消滅の一途だった「日系企業スポンサー」…ゴルフPGAツアーに新規参入「SOMPO」のメリットと“歓迎される”納得の理由
「SOMPOの大会」はシカゴ開催?
損害保険大手SOMPOホールディングスの海外事業部門を担うSOMPOインターナショナルは、2028年からPGAツアーの新体制となるチャンピオンシップシリーズのレギュラー大会のタイトル・スポンサーとなることを、7月28日(米国時間)に発表した。
また、大改革への実質的な移行期間となる2027年は、これまでカリフォルニア州ナパ近郊のシルバラード・リゾートでフォールシリーズとして開催されてきた大会のタイトル・スポンサーを務めることも決まった。
2028年からのチャンピオンシップシリーズの大会の開催コースは、まだ決定していないが、米メディアでは「おそらくシカゴでの開催」と報じられている。

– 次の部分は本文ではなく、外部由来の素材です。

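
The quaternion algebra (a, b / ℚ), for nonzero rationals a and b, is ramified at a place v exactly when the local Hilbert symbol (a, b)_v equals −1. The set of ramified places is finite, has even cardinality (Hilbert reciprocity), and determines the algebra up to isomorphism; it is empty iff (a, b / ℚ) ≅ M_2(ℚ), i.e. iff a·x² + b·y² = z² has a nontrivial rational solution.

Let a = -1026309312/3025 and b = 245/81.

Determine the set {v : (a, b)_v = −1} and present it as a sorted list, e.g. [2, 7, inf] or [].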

PGAツアーは、2028年からはゴルフファンが大勢いるはずのニューヨークやワシントンDC、シカゴ、ロサンゼルスといった大都市での試合開催を増やすことを目指しており、新たに創設される「SOMPOの大会」のシカゴ開催説は、そこから浮上したと考えられる。
PGAツアー側は、SOMPOをタイトル・スポンサーに迎えることを「うれしく思う」と語り、SOMPO側も、PGAツアーの大会をスポンサードできることを「誇りに思う」とコメントしている。
契約の具体的な金額や期間、どんな経緯で契約に至ったかといった内情は明かされていないが、ここ数十年から今に至るまでのゴルフ界全体の変化や現状を鑑みれば、「なるほど」と頷ける事柄が、いくつか見て取れる。
PGAツアーと日本企業の関係
かつてPGAツアーのタイトル・スポンサーには、日本企業が多数、名を連ねていた。
フロリダ州では1982年からホンダの名が冠された大会が開催され、後にザ・ホンダ・クラシックとして2023年まで地元ファンに愛され続けた。カリフォルニア州ロサンゼルス郊外のリビエラで開催されていた大会は、1989年から2007年までニッサン・オープンと呼ばれていた。
オハイオ州アクロンで1984年から1998年まで開催されたNECワールド・シリーズ・オブ・ゴルフは、1999年からWGC(世界ゴルフ選手権)―NEC招待に格上げとなって継続された。2006年にはタイトル・スポンサーがブリヂストンにバトンタッチされ、WGC―ブリヂストン招待という新たな大会名で2018年まで開催された。
ハワイで開催されていたハワイアン・オープンには、1999年からソニーの名が冠され、毎年1月に大勢の日本人選手が出場することが恒例行事のようになっていた。